Magma power

CODEX Entry 8100: MAGMA Power

 

Experiments in Iceland to heat supercritical water directly from lava, as a geothermal energy source are underway. Supercritical water is at temperatures of 900 to 1,000 degrees Celsius and can hold 10 times the energy that steam in traditional geothermal can contain. The Earth’s core is a ball of molten iron 6,800 km across with an inner core, the size of the moon or 1700km. The inner core grows with time, and that growth creates an energy exchange between the inner and outer components.
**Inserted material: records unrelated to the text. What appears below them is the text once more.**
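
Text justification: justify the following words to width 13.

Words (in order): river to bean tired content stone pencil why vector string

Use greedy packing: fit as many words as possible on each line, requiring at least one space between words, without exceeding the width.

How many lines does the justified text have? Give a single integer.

Line 1: ['river', 'to', 'bean'] (min_width=13, slack=0)
Line 2: ['tired', 'content'] (min_width=13, slack=0)
Line 3: ['stone', 'pencil'] (min_width=12, slack=1)
Line 4: ['why', 'vector'] (min_width=10, slack=3)
Line 5: ['string'] (min_width=6, slack=7)
Total lines: 5

Answer: 5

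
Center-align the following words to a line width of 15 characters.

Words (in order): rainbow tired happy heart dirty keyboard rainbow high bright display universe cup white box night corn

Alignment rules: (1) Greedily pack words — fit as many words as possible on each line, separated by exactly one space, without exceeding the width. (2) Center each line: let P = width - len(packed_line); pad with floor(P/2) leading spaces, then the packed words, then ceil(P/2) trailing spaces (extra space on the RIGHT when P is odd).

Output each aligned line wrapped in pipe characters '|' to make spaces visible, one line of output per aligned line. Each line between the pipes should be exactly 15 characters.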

The swirling liquid nickel and iron outer core, 2,800 km beneath the surface of the earth is thus provided with the electrical energy needed to generate the Earth’s magnetic field. But before the existence of the inner core the field is believed to have been created by the shallower molten magma ocean. This suggests abundant electrico-magnetic energy available within the magma. Volcano‐electromagnetic effects are derived from a variety of physical processes. These include piezomagnetic effects, electrokinetic effects, fluid vaporization, thermal demagnetization/remagnetization, resistivity changes, thermochemical effects, magnetohydrodynamic effects, and blast‐excited traveling ionospheric disturbances (TIDs).

 

The identification of electromagnetic field disturbances associated with volcanic activity was first measured in the 1950s on Mihara volcano in Japan. Following eruptions, large electrical changes occur at the edges of lava lakes, as materials cool and reheat, a result of the remagnetization processes. Rocks lose their magnetization when temperatures exceed the Curie Point (580C for magnetite) and become remagnetized again as the temperature drops below this value. At shallow depths in volcanic regions, particularly in recently emplaced extrusions and intrusions, cracking from thermal expansion also allows gas and fluid movement to rapidly transport heat. Large local anomalies of hundreds of nanoteslas from remagnetization of the upper few tens of meters can be generated quickly. Large positive self-potential anomalies have been identified in new lava domes. These potentials are generated by fluid flow in the hydrothermal system.